A malignancy called marginal zone lymphoma of mucosa-associated lymphoid tissue is referred to as MALT, for short. Gastric MALT lymphoma is a rare type of NHL. It accounts for fewer than 1 in 20 cancers that start in the stomach. Gastric MALT lymphoma involves B-lymphocytes, a type of immune cell, in the stomach lining.

Coxiella Burnetii and Others

The bacteria that cause an infection called Q Fever -- Coxiella burnetii -- are excreted in milk, urine, and feces and present in the amniotic fluid of infected animals, according to the CDC. Cattle, sheep, and goats are the main animal culprits. Veterinarians and people who work with livestock are especially at risk.
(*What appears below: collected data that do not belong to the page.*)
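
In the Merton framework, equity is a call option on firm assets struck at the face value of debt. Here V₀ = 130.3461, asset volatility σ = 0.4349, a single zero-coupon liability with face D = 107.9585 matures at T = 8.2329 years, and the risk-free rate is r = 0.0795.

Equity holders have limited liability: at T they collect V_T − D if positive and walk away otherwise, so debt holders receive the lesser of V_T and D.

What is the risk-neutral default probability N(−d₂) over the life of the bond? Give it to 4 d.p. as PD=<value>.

d₁ = [ln(V₀/D) + (r + σ²/2)T] / (σ√T)
   = [ln(130.3461/107.9585) + (0.0795 + 0.5·0.4349²)·8.2329] / (0.4349·√8.2329)
   = [0.188446 + 1.433093] / 1.247860 = 1.299456
d₂ = d₁ − σ√T = 1.299456 − 1.247860 = 0.051596
risk-neutral PD = N(−d₂) = N(-0.051596) = 0.479425

PD=0.4794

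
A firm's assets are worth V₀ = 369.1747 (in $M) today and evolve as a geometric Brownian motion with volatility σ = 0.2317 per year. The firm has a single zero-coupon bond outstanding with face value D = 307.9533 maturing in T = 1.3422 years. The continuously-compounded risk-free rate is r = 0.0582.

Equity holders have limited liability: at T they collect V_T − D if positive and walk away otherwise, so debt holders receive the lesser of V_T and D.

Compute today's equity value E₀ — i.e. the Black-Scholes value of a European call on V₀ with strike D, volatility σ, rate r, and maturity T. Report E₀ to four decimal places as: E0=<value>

E0=92.0450

d₁ = [ln(V₀/D) + (r + σ²/2)T] / (σ√T)
   = [ln(369.1747/307.9533) + (0.0582 + 0.5·0.2317²)·1.3422] / (0.2317·√1.3422)
   = [0.181322 + 0.114144] / 0.268432 = 1.100709
d₂ = d₁ − σ√T = 1.100709 − 0.268432 = 0.832277
N(d₁) = 0.864488,  N(d₂) = 0.797374,  e^(−rT) = 0.924857
E₀ = V₀·N(d₁) − D·e^(−rT)·N(d₂)
   = 369.1747·0.864488 − 307.9533·0.924857·0.797374 = 92.045009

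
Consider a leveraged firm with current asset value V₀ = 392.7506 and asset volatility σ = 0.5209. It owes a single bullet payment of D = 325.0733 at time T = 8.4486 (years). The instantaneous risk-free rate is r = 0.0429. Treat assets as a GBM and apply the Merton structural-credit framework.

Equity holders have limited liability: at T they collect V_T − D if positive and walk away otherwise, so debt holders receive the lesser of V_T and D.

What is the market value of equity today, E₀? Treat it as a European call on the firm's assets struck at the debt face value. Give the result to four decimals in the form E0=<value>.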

The combination of symptoms varies greatly from person to person -- and many people have no symptoms at all -- but when present, symptoms can include high fever, headache, fatigue, aches and pains, chills, nausea, vomiting, and diarrhea.

For some time, people with lymphoma were thought to be at increased risk for Q fever. Recent work reported in the October 2015 issue of the journal “Blood” suggests an association between the two diseases that goes in the other direction: investigators screened 1,468 patients treated at the French National Referral Center for Q Fever from 2004 to 2014, and found seven people who developed lymphoma after C. burnetii infection. Six patients were diagnosed with diffuse large B-cell lymphoma and one with follicular lymphoma. These and other bacteria may have a causal link to lymphoma in some cases, but research looking into this question is still ongoing.

Sources:

Coffin CS, Shaffer EA. The hot air and cold facts of dietary fiber. Canadian Journal of Gastroenterology. 2006;20(4):255-256.
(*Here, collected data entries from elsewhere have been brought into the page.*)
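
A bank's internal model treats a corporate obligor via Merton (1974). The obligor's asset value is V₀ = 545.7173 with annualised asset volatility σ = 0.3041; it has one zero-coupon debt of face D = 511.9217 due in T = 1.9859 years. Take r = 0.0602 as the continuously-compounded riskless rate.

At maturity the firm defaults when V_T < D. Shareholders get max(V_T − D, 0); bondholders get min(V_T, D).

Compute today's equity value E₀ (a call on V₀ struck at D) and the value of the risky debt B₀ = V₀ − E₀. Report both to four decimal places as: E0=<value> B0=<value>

E0=138.0841 B0=407.6332

d₁ = [ln(V₀/D) + (r + σ²/2)T] / (σ√T)
   = [ln(545.7173/511.9217) + (0.0602 + 0.5·0.3041²)·1.9859] / (0.3041·√1.9859)
   = [0.063929 + 0.211376] / 0.428544 = 0.642421
d₂ = d₁ − σ√T = 0.642421 − 0.428544 = 0.213877
N(d₁) = 0.739700,  N(d₂) = 0.584679,  e^(−rT) = 0.887319
E₀ = V₀·N(d₁) − D·e^(−rT)·N(d₂)
   = 545.7173·0.739700 − 511.9217·0.887319·0.584679 = 138.084079
B₀ = V₀ − E₀ = 545.7173 − 138.084079 = 407.633221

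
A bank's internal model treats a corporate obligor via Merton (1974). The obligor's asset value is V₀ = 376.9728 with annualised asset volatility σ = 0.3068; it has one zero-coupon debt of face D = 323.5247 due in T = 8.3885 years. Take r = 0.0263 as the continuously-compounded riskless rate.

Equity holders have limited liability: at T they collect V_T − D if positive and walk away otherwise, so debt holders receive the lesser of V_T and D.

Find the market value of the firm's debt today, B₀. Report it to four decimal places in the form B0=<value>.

B0=200.2479

d₁ = [ln(V₀/D) + (r + σ²/2)T] / (σ√T)
   = [ln(376.9728/323.5247) + (0.0263 + 0.5·0.3068²)·8.3885] / (0.3068·√8.3885)
   = [0.152898 + 0.615407] / 0.888582 = 0.864641
d₂ = d₁ − σ√T = 0.864641 − 0.888582 = -0.023941
N(d₁) = 0.806382,  N(d₂) = 0.490450,  e^(−rT) = 0.802023
E₀ = V₀·N(d₁) − D·e^(−rT)·N(d₂)
   = 376.9728·0.806382 − 323.5247·0.802023·0.490450 = 176.724946
B₀ = V₀ − E₀ = 376.9728 − 176.724946 = 200.247854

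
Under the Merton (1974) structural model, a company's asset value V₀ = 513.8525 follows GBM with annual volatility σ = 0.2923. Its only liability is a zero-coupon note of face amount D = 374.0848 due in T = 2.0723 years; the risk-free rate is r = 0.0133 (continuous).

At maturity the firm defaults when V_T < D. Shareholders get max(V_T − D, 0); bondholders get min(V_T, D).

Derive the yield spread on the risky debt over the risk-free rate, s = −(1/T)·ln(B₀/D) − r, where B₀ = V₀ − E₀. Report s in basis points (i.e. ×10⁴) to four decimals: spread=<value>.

spread=284.5506

d₁ = [ln(V₀/D) + (r + σ²/2)T] / (σ√T)
   = [ln(513.8525/374.0848) + (0.0133 + 0.5·0.2923²)·2.0723] / (0.2923·√2.0723)
   = [0.317454 + 0.116090] / 0.420780 = 1.030332
d₂ = d₁ − σ√T = 1.030332 − 0.420780 = 0.609552
N(d₁) = 0.848573,  N(d₂) = 0.728921,  e^(−rT) = 0.972815
E₀ = V₀·N(d₁) − D·e^(−rT)·N(d₂)
   = 513.8525·0.848573 − 374.0848·0.972815·0.728921 = 170.775984
B₀ = V₀ − E₀ = 513.8525 − 170.775984 = 343.076516
spread = −(1/T)·ln(B₀/D) − r = −(1/2.0723)·ln(343.076516/374.0848) − 0.0133 = 0.02845506
in basis points: 0.02845506 × 10⁴ = 284.5506 bp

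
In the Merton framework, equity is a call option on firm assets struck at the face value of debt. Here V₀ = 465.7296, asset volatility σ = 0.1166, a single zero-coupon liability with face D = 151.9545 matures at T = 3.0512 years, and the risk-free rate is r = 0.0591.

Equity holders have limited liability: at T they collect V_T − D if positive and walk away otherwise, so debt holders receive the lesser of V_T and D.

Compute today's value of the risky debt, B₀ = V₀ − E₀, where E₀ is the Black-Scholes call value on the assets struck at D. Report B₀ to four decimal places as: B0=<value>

B0=126.8817

d₁ = [ln(V₀/D) + (r + σ²/2)T] / (σ√T)
   = [ln(465.7296/151.9545) + (0.0591 + 0.5·0.1166²)·3.0512] / (0.1166·√3.0512)
   = [1.120024 + 0.201067] / 0.203673 = 6.486329
d₂ = d₁ − σ√T = 6.486329 − 0.203673 = 6.282656
N(d₁) = 1.000000,  N(d₂) = 1.000000,  e^(−rT) = 0.834998
E₀ = V₀·N(d₁) − D·e^(−rT)·N(d₂)
   = 465.7296·1.000000 − 151.9545·0.834998·1.000000 = 338.847893
B₀ = V₀ − E₀ = 465.7296 − 338.847893 = 126.881707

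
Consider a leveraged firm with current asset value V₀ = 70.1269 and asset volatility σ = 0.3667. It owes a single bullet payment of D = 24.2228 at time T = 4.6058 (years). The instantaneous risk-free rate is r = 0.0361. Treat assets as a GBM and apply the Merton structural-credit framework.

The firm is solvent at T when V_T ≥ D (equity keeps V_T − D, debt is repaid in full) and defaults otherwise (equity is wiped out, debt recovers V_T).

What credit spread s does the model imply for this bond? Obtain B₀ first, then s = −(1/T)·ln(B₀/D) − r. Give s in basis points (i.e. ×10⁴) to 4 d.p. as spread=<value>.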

Vedham V, Verma M, and Mahabir S. Early-life exposures to infectious agents and later cancer development. Cancer Medicine. 2015. [Epub ahead of print]

Parkin, D. The global health burden of infection-associated cancers in the year 2002. Int J Cancer. 2006;118:3030–3044.

Miles, R., S. Arnold, and M. Cairo. Risk factors and treatment of childhood and adolescent Burkitt lymphoma/leukemia. Br J Haematol. 2012;156:730–743.

The Rockefeller University. Science News. New research helps explain why a deadly blood cancer often affects children with malaria. Accessed October 2015.

Carbone E, Cesarman M, Spina A, et al. HIV-associated lymphomas and gamma-herpesviruses. Blood. 2009;113:1213–1224.

National Cancer Institute. Helicobacter pylori and Cancer.

Melenotte C, Million M, Audoly G, et al. Bacterium that causes Q fever linked to non-Hodgkin lymphoma. Blood. 2015

Robbiani DR, Deroubaix S, Feldhahn N et al. Plasmodium Infection Promotes Genomic Instability and AID-Dependent B Cell Lymphoma. Cell 13 August 2015; 162 (4): 727–737.